Chlorine Enhancement by Mineral Dust and its Effect on Methane: A Natural Experiment at the Cape Verde Observatory

Observational study quantifying the effect of mineral dust on methane oxidation

Lucy Carpenter

June 2025

-

May 2027

Project Summary

A quantitative understanding of atmospheric Cl and of the Mineral Dust-Sea spray Aerosols (MDSA) mechanism is however inhibited by a lack of field observations.

Key goals:

  • Quantitatively evaluate the drivers of Cl production through field observations of speciated chlorine at the Cape Verde Observatory (CVO)
  • Robustly evaluate indirect field evidence for Cl enhancement
  • Determine whether the natural Cl sink of methane via the MDSA mechanism is effective
  • Improve knowledge of the potential impact of enhanced Cl levels from MDSA chemistry on methane, climate and air quality

CEMDEM-CVO will provide direct evidence of the importance of the MDSA mechanism for methane lifetime in the present day atmosphere and provide quantitative observations in the marine boundary layer (MBL) needed for validating its incorporation in models.
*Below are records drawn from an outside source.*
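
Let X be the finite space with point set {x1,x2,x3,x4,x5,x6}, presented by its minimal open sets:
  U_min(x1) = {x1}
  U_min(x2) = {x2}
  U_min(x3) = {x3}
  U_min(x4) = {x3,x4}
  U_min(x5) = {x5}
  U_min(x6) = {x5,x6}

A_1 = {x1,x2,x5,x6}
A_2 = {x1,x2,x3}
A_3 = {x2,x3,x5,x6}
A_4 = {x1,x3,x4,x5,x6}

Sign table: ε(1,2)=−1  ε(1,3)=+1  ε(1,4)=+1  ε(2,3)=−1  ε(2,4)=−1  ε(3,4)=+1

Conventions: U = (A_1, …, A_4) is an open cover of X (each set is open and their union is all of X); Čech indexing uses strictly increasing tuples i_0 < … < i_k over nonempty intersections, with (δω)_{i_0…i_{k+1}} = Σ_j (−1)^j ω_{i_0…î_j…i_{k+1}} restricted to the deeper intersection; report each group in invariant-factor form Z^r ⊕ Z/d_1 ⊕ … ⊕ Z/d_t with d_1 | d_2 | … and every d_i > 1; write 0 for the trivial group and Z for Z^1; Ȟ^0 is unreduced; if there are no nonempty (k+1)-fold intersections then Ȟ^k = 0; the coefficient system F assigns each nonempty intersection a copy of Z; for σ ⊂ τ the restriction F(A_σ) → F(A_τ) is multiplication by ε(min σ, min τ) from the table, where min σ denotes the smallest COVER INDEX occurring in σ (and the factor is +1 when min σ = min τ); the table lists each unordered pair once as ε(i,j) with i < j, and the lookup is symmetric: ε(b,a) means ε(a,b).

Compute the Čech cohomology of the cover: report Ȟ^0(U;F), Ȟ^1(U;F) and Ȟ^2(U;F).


Ȟ^0 = Z; Ȟ^1 = 0; Ȟ^2 = Z

nerve of the cover:
  A12={x1,x2} A13={x2,x5,x6} A14={x1,x5,x6} A23={x2,x3} A24={x1,x3} A34={x3,x5,x6}
  A123={x2} A124={x1} A134={x5,x6} A234={x3}
C dims 4,6,4; δ0: rk 3, SNF 1^3; δ1: rk 3, SNF 1^3
Ȟ^0 = (4 − 3) − 0 = 1, so Ȟ^0 ≅ Z
Ȟ^1 = (6 − 3) − 3 = 0, so Ȟ^1 ≅ 0
Ȟ^2 = (4 − 0) − 3 = 1, so Ȟ^2 ≅ Z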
The dataset and understanding gained will represent a significant advancement in quantifying the true impact of chlorine as a global methane sink and the sensitivities of this chemistry to aerosol and trace gas composition. The knowledge on the impacts from this study will not only be applicable in the Atlantic, but will also be used to quantify methane oxidation by chlorine in other parts of the world that are affected by MDSA. The project also has the potential to form the basis of climate intervention studies for increased chlorine emission leading to methane destruction.

Team

Lucy Carpenter is professor of physical chemistry at the University of York and director of the Cape Verde Atmospheric Observatory (CVAO). Her group studies the complex interaction between the oceans and the atmosphere, in particular the chemistry of reactive halogens, organic carbon, and reactive nitrogen. Her work on oceanic and atmospheric halogens has established this chemistry as an important component of tropospheric ozone cycling and makes use of gas chromatography–mass spectrometry (GCMS).

She helped establish the Cape Verde Atmospheric Observatory, one of a few dozen World Meteorological Organization (WMO) Global Atmosphere Watch (GAW) stations worldwide which monitor climate and air quality gases over long time scales, and was a lead chapter author of the WMO/United Nations Environment Programme (UNEP) 2014 scientific assessment of ozone depletion.